Last week I had two pieces of silk lying on the cutting table after making a custom nightdress. I stared and stared at them, in the midst of a dilemma, not wanting to put them aside for ‘Later’ as from my experience ‘Later’ never happens.
At last, inspiration was upon me, I sketched and then cut the pieces for a half slip from the remnants. I do admit that it didn't quite fit as it lacked a corner at the hem....what to do?
I was not going to be defeated!
This was simply remedied with a little tailoring trick. I inserted what is known as a ‘godet’ into the gap.
noun: a triangular piece of fabric, often rounded at the top, inserted in a garment to give fullness.
This wonderful little design feature was prominent in 1930s fashion and is a great detail to use when using Bias cut and draping fabrics.
You will be pleased to know that I have also cut out the pieces for a pair of knickers, from the same remnants....As you can see...I hate waste.
I have always had this problem…
An early memory of this habit is from my school days. When my Royal Blue school jumper became faded and worn at the elbows I had a method. I simply un-picked and detached the sleeves, turned them inside out, swapped them and re-attached (Worn patches now located on the inside of my elbow)…I only ever had one jumper throughout my school years.
This skill for waste saving continued in my career. In my days of designing evening dresses at Bernard Freres, I used printed Sari inspired fabric, with a different design at each side. I designed my dresses so that nothing was wasted within the length. They loved that!...particularly in cost-effective terms!
I often create pieces from odds and ends from the cutting table. Those little pieces of fabric can inspire some interesting results. Recently I put together some Art-Deco inspired panelled pieces, in various ice cream colours.

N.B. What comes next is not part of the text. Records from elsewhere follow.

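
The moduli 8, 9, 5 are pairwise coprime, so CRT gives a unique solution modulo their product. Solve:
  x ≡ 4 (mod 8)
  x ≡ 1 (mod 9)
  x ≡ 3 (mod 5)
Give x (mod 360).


Moduli 8, 9, 5 are pairwise coprime; by CRT there is a unique solution modulo M = 8 · 9 · 5 = 360.
Solve pairwise, accumulating the modulus:
  Start with x ≡ 4 (mod 8).
  Combine with x ≡ 1 (mod 9): since gcd(8, 9) = 1, we get a unique residue mod 72.
    Write x = 4 + 8·t and substitute into x ≡ 1 (mod 9): 8·t ≡ 1 − 4 = -3 (mod 9).
    Reduce coefficients mod 9: 8·t ≡ 6 (mod 9).
    The inverse of 8 mod 9 is 8 (since 8·8 = 64 = 7·9 + 1), so t ≡ 8·6 = 48 ≡ 3 (mod 9).
    Then x = 4 + 8·3 = 28, valid modulo lcm(8, 9) = 72: x ≡ 28 (mod 72).
  Combine with x ≡ 3 (mod 5): since gcd(72, 5) = 1, we get a unique residue mod 360.
    Write x = 28 + 72·t and substitute into x ≡ 3 (mod 5): 72·t ≡ 3 − 28 = -25 (mod 5).
    Reduce coefficients mod 5: 2·t ≡ 0 (mod 5).
    The inverse of 2 mod 5 is 3 (since 2·3 = 6 = 1·5 + 1), so t ≡ 3·0 = 0 ≡ 0 (mod 5).
    Then x = 28 + 72·0 = 28, valid modulo lcm(72, 5) = 360: x ≡ 28 (mod 360).
Verify: 28 mod 8 = 4 ✓, 28 mod 9 = 1 ✓, 28 mod 5 = 3 ✓.

x ≡ 28 (mod 360).


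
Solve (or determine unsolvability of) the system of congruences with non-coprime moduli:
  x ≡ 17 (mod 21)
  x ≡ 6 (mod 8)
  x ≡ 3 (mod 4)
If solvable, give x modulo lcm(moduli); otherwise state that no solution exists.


Moduli 21, 8, 4 are not pairwise coprime, so CRT works modulo lcm(m_i) when all pairwise compatibility conditions hold.
Pairwise compatibility: gcd(m_i, m_j) must divide a_i - a_j for every pair.
Merge one congruence at a time:
  Start: x ≡ 17 (mod 21).
  Combine with x ≡ 6 (mod 8): gcd(21, 8) = 1; 6 - 17 = -11, which IS divisible by 1, so compatible.
    Write x = 17 + 21·t and substitute into x ≡ 6 (mod 8): 21·t ≡ 6 − 17 = -11 (mod 8).
    Reduce coefficients mod 8: 5·t ≡ 5 (mod 8).
    The inverse of 5 mod 8 is 5 (since 5·5 = 25 = 3·8 + 1), so t ≡ 5·5 = 25 ≡ 1 (mod 8).
    Then x = 17 + 21·1 = 38, valid modulo lcm(21, 8) = 168: x ≡ 38 (mod 168).
  Combine with x ≡ 3 (mod 4): gcd(168, 4) = 4, and 3 - 38 = -35 is NOT divisible by 4.
    ⇒ system is inconsistent (no integer solution).

No solution (the system is inconsistent).


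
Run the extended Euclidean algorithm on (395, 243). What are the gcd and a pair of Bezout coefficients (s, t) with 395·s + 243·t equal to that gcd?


Euclidean algorithm on (395, 243) — divide until remainder is 0:
  395 = 1 · 243 + 152
  243 = 1 · 152 + 91
  152 = 1 · 91 + 61
  91 = 1 · 61 + 30
  61 = 2 · 30 + 1
  30 = 30 · 1 + 0
gcd(395, 243) = 1.
Track Bezout coefficients alongside the remainders: start with r₀ = 395 = a·1 + b·0 (s = 1, t = 0) and r₁ = 243 = a·0 + b·1 (s = 0, t = 1); each new remainder r_{k+1} = r_{k-1} − q_k·r_k inherits s_{k+1} = s_{k-1} − q_k·s_k, t_{k+1} = t_{k-1} − q_k·t_k, so r_k = a·s_k + b·t_k at every step:
  q = 1: r = 152, s = 1 − 1·0 = 1, t = 0 − 1·1 = -1  (check: 395·1 + 243·(-1) = 152)
  q = 1: r = 91, s = 0 − 1·1 = -1, t = 1 − 1·(-1) = 2  (check: 395·(-1) + 243·2 = 91)
  q = 1: r = 61, s = 1 − 1·(-1) = 2, t = -1 − 1·2 = -3  (check: 395·2 + 243·(-3) = 61)
  q = 1: r = 30, s = -1 − 1·2 = -3, t = 2 − 1·(-3) = 5  (check: 395·(-3) + 243·5 = 30)
  q = 2: r = 1, s = 2 − 2·(-3) = 8, t = -3 − 2·5 = -13  (check: 395·8 + 243·(-13) = 1)
The row with r = 1 (the gcd) gives the Bezout coefficients s = 8, t = -13.
Result: 395 · (8) + 243 · (-13) = 1.

gcd(395, 243) = 1; s = 8, t = -13 (check: 395·8 + 243·(-13) = 1).


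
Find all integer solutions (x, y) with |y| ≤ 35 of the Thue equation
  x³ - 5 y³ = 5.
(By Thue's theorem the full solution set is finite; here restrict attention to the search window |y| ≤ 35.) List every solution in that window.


The equation is x³ - 5y³ = 5. For fixed y, x³ = 5·y³ + 5, so a solution requires the RHS to be a perfect cube.
Strategy: iterate y from -35 to 35, compute RHS = 5·y³ + 5, and check whether it is a (positive or negative) perfect cube.
Check small values of y:
  y = 0: RHS = 5 is not a perfect cube.
  y = 1: RHS = 10 is not a perfect cube.
  y = -1: RHS = 0 = (0)³ ⇒ x = 0 works.
  y = 2: RHS = 45 is not a perfect cube.
  y = -2: RHS = -35 is not a perfect cube.
  y = 3: RHS = 140 is not a perfect cube.
  y = -3: RHS = -130 is not a perfect cube.
Continuing the search up to |y| = 35 finds no further solutions beyond those listed.
Collected solutions: (0, -1).

Solutions (with |y| ≤ 35): (0, -1).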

It’s astounding the amount of clothing is discarded (though hopefully to charity shops) and we live in a very 'throw-away' culture. There is certainly a rise in the idea of 'up-cycling' within fashion that hopefully will continue. I often suggest one should look to pay a bit more for quality items that will last longer and in the long run will mean you will buy less. Add to that, a bit of knowledge, basic sewing skills and imagination, one can re-invent a wardrobe time and time again.